Persistent and Stealthy Backdoor Attacks in Federated Learning via Layerwise Model Poisoning

Published: 29 Sept 2025, Last Modified: 22 Oct 2025NeurIPS 2025 - Reliable ML WorkshopEveryoneRevisionsBibTeXCC BY 4.0
Keywords: federated learning, backdoor attack, model poisoning
TL;DR: Federated learning's privacy constraints make it vulnerable to stealthy poisoning. We introduce a layerwise backdoor injection strategy that creates persistent and undetectable backdoors, overcoming the short-lived nature of prior attacks.

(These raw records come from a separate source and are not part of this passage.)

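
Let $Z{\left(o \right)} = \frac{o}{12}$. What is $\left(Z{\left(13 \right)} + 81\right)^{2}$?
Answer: $\frac{970225}{144} \approx 6737.7$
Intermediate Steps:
$Z{\left(o \right)} = \frac{o}{12}$ ($Z{\left(o \right)} = o \frac{1}{12} = \frac{o}{12}$)
$\left(Z{\left(13 \right)} + 81\right)^{2} = \left(\frac{1}{12} \cdot 13 + 81\right)^{2} = \left(\frac{13}{12} + 81\right)^{2} = \left(\frac{985}{12}\right)^{2} = \frac{970225}{144}$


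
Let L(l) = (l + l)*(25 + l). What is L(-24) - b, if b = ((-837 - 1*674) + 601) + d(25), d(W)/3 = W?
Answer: 787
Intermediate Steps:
d(W) = 3*W
b = -835 (b = ((-837 - 1*674) + 601) + 3*25 = ((-837 - 674) + 601) + 75 = (-1511 + 601) + 75 = -910 + 75 = -835)
L(l) = 2*l*(25 + l) (L(l) = (2*l)*(25 + l) = 2*l*(25 + l))
L(-24) - b = 2*(-24)*(25 - 24) - 1*(-835) = 2*(-24)*1 + 835 = -48 + 835 = 787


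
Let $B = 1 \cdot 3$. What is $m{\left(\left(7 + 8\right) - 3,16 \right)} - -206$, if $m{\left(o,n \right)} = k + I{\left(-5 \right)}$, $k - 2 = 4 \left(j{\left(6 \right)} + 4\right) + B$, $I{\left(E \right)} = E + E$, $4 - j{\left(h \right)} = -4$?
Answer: $249$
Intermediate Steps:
$j{\left(h \right)} = 8$ ($j{\left(h \right)} = 4 - -4 = 4 + 4 = 8$)
$B = 3$
$I{\left(E \right)} = 2 E$
$k = 53$ ($k = 2 + \left(4 \left(8 + 4\right) + 3\right) = 2 + \left(4 \cdot 12 + 3\right) = 2 + \left(48 + 3\right) = 2 + 51 = 53$)
$m{\left(o,n \right)} = 43$ ($m{\left(o,n \right)} = 53 + 2 \left(-5\right) = 53 - 10 = 43$)
$m{\left(\left(7 + 8\right) - 3,16 \right)} - -206 = 43 - -206 = 43 + 206 = 249$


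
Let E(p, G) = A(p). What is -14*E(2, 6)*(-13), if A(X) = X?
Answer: 364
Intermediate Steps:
E(p, G) = p
-14*E(2, 6)*(-13) = -14*2*(-13) = -28*(-13) = 364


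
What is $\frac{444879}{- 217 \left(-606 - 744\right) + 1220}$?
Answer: $\frac{444879}{294170} \approx 1.5123$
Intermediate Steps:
$\frac{444879}{- 217 \left(-606 - 744\right) + 1220} = \frac{444879}{\left(-217\right) \left(-1350\right) + 1220} = \frac{444879}{292950 + 1220} = \frac{444879}{294170}$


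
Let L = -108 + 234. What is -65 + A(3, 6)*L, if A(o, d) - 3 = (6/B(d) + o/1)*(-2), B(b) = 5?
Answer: -3727/5 ≈ -745.40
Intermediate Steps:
A(o, d) = ⅗ - 2*o (A(o, d) = 3 + (6/5 + o/1)*(-2) = 3 + (6*(⅕) + o*1)*(-2) = 3 + (6/5 + o)*(-2) = 3 + (-12/5 - 2*o) = ⅗ - 2*o)
L = 126
-65 + A(3, 6)*L = -65 + (⅗ - 2*3)*126 = -65 + (⅗ - 6)*126 = -65 - 27/5*126 = -65 - 3402/5 = -3727/5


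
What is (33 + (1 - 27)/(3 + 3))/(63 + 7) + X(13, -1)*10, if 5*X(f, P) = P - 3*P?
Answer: 463/105 ≈ 4.4095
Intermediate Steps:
X(f, P) = -2*P/5 (X(f, P) = (P - 3*P)/5 = (-2*P)/5 = -2*P/5)
(33 + (1 - 27)/(3 + 3))/(63 + 7) + X(13, -1)*10 = (33 + (1 - 27)/(3 + 3))/(63 + 7) - ⅖*(-1)*10 = (33 - 26/6)/70 + (⅖)*10 = (33 - 26*⅙)*(1/70) + 4 = (33 - 13/3)*(1/70) + 4 = (86/3)*(1/70) + 4 = 43/105 + 4 = 463/105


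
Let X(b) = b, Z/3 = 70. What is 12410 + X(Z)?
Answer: 12620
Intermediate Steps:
Z = 210 (Z = 3*70 = 210)
12410 + X(Z) = 12410 + 210 = 12620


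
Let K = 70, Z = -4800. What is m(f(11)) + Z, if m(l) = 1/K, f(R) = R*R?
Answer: -335999/70 ≈ -4800.0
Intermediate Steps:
f(R) = R²
m(l) = 1/70
m(f(11)) + Z = 1/70 - 4800 = -335999/70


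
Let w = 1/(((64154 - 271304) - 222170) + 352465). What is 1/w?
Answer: -76855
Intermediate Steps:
w = -1/76855 (w = 1/((-207150 - 222170) + 352465) = 1/(-429320 + 352465) = 1/(-76855) = -1/76855 ≈ -1.3012e-5)
1/w = 1/(-1/76855) = -76855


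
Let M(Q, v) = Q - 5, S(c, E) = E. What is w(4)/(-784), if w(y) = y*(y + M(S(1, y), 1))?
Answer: -3/196 ≈ -0.015306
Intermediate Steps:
M(Q, v) = -5 + Q
w(y) = y*(-5 + 2*y) (w(y) = y*(y + (-5 + y)) = y*(-5 + 2*y))
w(4)/(-784) = (4*(-5 + 2*4))/(-784) = (4*(-5 + 8))*(-1/784) = (4*3)*(-1/784) = 12*(-1/784) = -3/196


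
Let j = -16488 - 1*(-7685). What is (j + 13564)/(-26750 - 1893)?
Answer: -4761/28643 ≈ -0.16622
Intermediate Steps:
j = -8803 (j = -16488 + 7685 = -8803)
(j + 13564)/(-26750 - 1893) = (-8803 + 13564)/(-26750 - 1893) = 4761/(-28643) = 4761*(-1/28643) = -4761/28643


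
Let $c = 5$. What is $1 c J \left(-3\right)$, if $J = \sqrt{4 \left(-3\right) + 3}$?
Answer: $- 45 i \approx - 45.0 i$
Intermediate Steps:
$J = 3 i$ ($J = \sqrt{-12 + 3} = \sqrt{-9} = 3 i \approx 3.0 i$)
$1 c J \left(-3\right) = 1 \cdot 5 \cdot 3 i \left(-3\right) = 5 \cdot 3 i \left(-3\right) = 15 i \left(-3\right) = - 45 i$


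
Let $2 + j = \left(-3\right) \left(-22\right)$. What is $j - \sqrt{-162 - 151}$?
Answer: $64 - i \sqrt{313} \approx 64.0 - 17.692 i$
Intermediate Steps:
$j = 64$ ($j = -2 - -66 = -2 + 66 = 64$)
$j - \sqrt{-162 - 151} = 64 - \sqrt{-162 - 151} = 64 - \sqrt{-313} = 64 - i \sqrt{313}$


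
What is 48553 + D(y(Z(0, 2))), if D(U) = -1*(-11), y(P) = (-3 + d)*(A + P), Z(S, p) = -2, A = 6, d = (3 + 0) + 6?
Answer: 48564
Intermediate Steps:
d = 9 (d = 3 + 6 = 9)
y(P) = 36 + 6*P (y(P) = (-3 + 9)*(6 + P) = 6*(6 + P) = 36 + 6*P)
D(U) = 11
48553 + D(y(Z(0, 2))) = 48553 + 11 = 48564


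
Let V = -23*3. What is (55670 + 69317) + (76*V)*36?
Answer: -63797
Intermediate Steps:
V = -69
(55670 + 69317) + (76*V)*36 = (55670 + 69317) + (76*(-69))*36 = 124987 - 5244*36 = 124987 - 188784 = -63797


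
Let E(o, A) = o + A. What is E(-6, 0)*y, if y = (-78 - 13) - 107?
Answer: 1188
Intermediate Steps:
y = -198 (y = -91 - 107 = -198)
E(o, A) = A + o
E(-6, 0)*y = (0 - 6)*(-198) = -6*(-198) = 1188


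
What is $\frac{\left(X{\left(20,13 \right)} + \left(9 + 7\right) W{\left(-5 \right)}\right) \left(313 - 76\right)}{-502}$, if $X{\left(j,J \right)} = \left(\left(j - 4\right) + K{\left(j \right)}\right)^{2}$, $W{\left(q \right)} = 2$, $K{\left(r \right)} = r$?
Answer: $- \frac{157368}{251} \approx -626.96$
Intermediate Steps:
$X{\left(j,J \right)} = \left(-4 + 2 j\right)^{2}$ ($X{\left(j,J \right)} = \left(\left(j - 4\right) + j\right)^{2} = \left(\left(-4 + j\right) + j\right)^{2} = \left(-4 + 2 j\right)^{2}$)
$\frac{\left(X{\left(20,13 \right)} + \left(9 + 7\right) W{\left(-5 \right)}\right) \left(313 - 76\right)}{-502} = \frac{\left(4 \left(-2 + 20\right)^{2} + \left(9 + 7\right) 2\right) \left(313 - 76\right)}{-502} = \left(4 \cdot 18^{2} + 16 \cdot 2\right) 237 \left(- \frac{1}{502}\right) = \left(4 \cdot 324 + 32\right) 237 \left(- \frac{1}{502}\right) = \left(1296 + 32\right) 237 \left(- \frac{1}{502}\right) = 1328 \cdot 237 \left(- \frac{1}{502}\right) = 314736 \left(- \frac{1}{502}\right) = - \frac{157368}{251}$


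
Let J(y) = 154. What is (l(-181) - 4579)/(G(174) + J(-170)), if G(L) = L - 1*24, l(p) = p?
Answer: -595/38 ≈ -15.658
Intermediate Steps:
G(L) = -24 + L (G(L) = L - 24 = -24 + L)
(l(-181) - 4579)/(G(174) + J(-170)) = (-181 - 4579)/((-24 + 174) + 154) = -4760/(150 + 154) = -4760/304 = -4760*1/304 = -595/38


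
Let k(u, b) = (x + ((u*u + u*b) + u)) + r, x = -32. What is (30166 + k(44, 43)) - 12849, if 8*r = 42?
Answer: 84649/4 ≈ 21162.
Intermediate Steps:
r = 21/4 (r = (⅛)*42 = 21/4 ≈ 5.2500)
k(u, b) = -107/4 + u + u² + b*u (k(u, b) = (-32 + ((u*u + u*b) + u)) + 21/4 = (-32 + ((u² + b*u) + u)) + 21/4 = (-32 + (u + u² + b*u)) + 21/4 = (-32 + u + u² + b*u) + 21/4 = -107/4 + u + u² + b*u)
(30166 + k(44, 43)) - 12849 = (30166 + (-107/4 + 44 + 44² + 43*44)) - 12849 = (30166 + (-107/4 + 44 + 1936 + 1892)) - 12849 = (30166 + 15381/4) - 12849 = 136045/4 - 12849 = 84649/4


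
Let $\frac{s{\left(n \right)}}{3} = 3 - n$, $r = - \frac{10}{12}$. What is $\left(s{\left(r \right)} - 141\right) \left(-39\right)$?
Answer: $\frac{10101}{2} \approx 5050.5$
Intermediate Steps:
$r = - \frac{5}{6}$ ($r = \left(-10\right) \frac{1}{12} = - \frac{5}{6} \approx -0.83333$)
$s{\left(n \right)} = 9 - 3 n$ ($s{\left(n \right)} = 3 \left(3 - n\right) = 9 - 3 n$)
$\left(s{\left(r \right)} - 141\right) \left(-39\right) = \left(\left(9 - - \frac{5}{2}\right) - 141\right) \left(-39\right) = \left(\left(9 + \frac{5}{2}\right) - 141\right) \left(-39\right) = \left(\frac{23}{2} - 141\right) \left(-39\right) = \left(- \frac{259}{2}\right) \left(-39\right) = \frac{10101}{2}$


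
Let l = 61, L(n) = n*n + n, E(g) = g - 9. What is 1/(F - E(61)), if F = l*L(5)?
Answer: 1/1778 ≈ 0.00056243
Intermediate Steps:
E(g) = -9 + g
L(n) = n + n**2 (L(n) = n**2 + n = n + n**2)
F = 1830 (F = 61*(5*(1 + 5)) = 61*(5*6) = 61*30 = 1830)
1/(F - E(61)) = 1/(1830 - (-9 + 61)) = 1/(1830 - 1*52) = 1/(1830 - 52) = 1/1778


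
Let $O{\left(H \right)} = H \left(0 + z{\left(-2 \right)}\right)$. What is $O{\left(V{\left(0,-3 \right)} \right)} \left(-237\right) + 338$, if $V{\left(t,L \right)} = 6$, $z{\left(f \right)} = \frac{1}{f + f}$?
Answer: $\frac{1387}{2} \approx 693.5$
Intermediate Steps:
$z{\left(f \right)} = \frac{1}{2 f}$
$O{\left(H \right)} = - \frac{H}{4}$ ($O{\left(H \right)} = H \left(0 + \frac{1}{2 \left(-2\right)}\right) = H \left(0 + \frac{1}{2} \left(- \frac{1}{2}\right)\right) = H \left(0 - \frac{1}{4}\right) = H \left(- \frac{1}{4}\right) = - \frac{H}{4}$)
$O{\left(V{\left(0,-3 \right)} \right)} \left(-237\right) + 338 = \left(- \frac{1}{4}\right) 6 \left(-237\right) + 338 = \left(- \frac{3}{2}\right) \left(-237\right) + 338 = \frac{711}{2} + 338 = \frac{1387}{2}$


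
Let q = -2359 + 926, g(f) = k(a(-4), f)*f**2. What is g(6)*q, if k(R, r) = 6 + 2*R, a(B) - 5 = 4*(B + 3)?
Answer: -412704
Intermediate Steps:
a(B) = 17 + 4*B (a(B) = 5 + 4*(B + 3) = 5 + 4*(3 + B) = 5 + (12 + 4*B) = 17 + 4*B)
g(f) = 8*f**2 (g(f) = (6 + 2*(17 + 4*(-4)))*f**2 = (6 + 2*(17 - 16))*f**2 = (6 + 2*1)*f**2 = (6 + 2)*f**2 = 8*f**2)
q = -1433
g(6)*q = (8*6**2)*(-1433) = (8*36)*(-1433) = 288*(-1433) = -412704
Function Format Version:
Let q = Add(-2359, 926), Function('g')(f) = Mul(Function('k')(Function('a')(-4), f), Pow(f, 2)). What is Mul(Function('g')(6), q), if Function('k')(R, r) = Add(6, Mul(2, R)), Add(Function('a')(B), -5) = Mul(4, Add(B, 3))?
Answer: -412704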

Abstract: Federated Learning (FL) enables collaborative model training without data centralization, but this very advantage creates blind spots for security, enabling adversaries to manipulate model behavior. FL privacy-preserving design introduces unique security challenges. In particular, the inability to inspect local data or training processes renders many conventional defenses, such as data sanitization or anomaly detection, ineffective. Among the most concerning threats are backdoor attacks, where an adversary aims to embed hidden behaviors into the global model. These behaviors cause targeted misclassifications on specific inputs while leaving the model’s performance on the primary task largely unaffected, allowing the attack to evade detection. Previous work has demonstrated the feasibility of injecting backdoors into FL models, but such attacks often lack durability. As FL training proceeds over many rounds, the influence of a single or intermittent attacker tends to diminish, causing the backdoor to fade. To address this limitation, we propose a novel layerwise backdoor injection strategy that systematically poisons specific layers of the model to improve both stealth and persistence. Our method allows even a short-lived attacker to implant a lasting backdoor that survives successive training rounds. We conduct comprehensive experiments on both image classification and natural language processing tasks across standard benchmarks (CIFAR-10, EMNIST, Reddit) to validate the effectiveness of our approach. Our attack consistently achieves high, persistent backdoor success rates while evading advanced defenses. This exposes a critical, underexplored vulnerability in FL and calls for a rethink of current defense paradigms.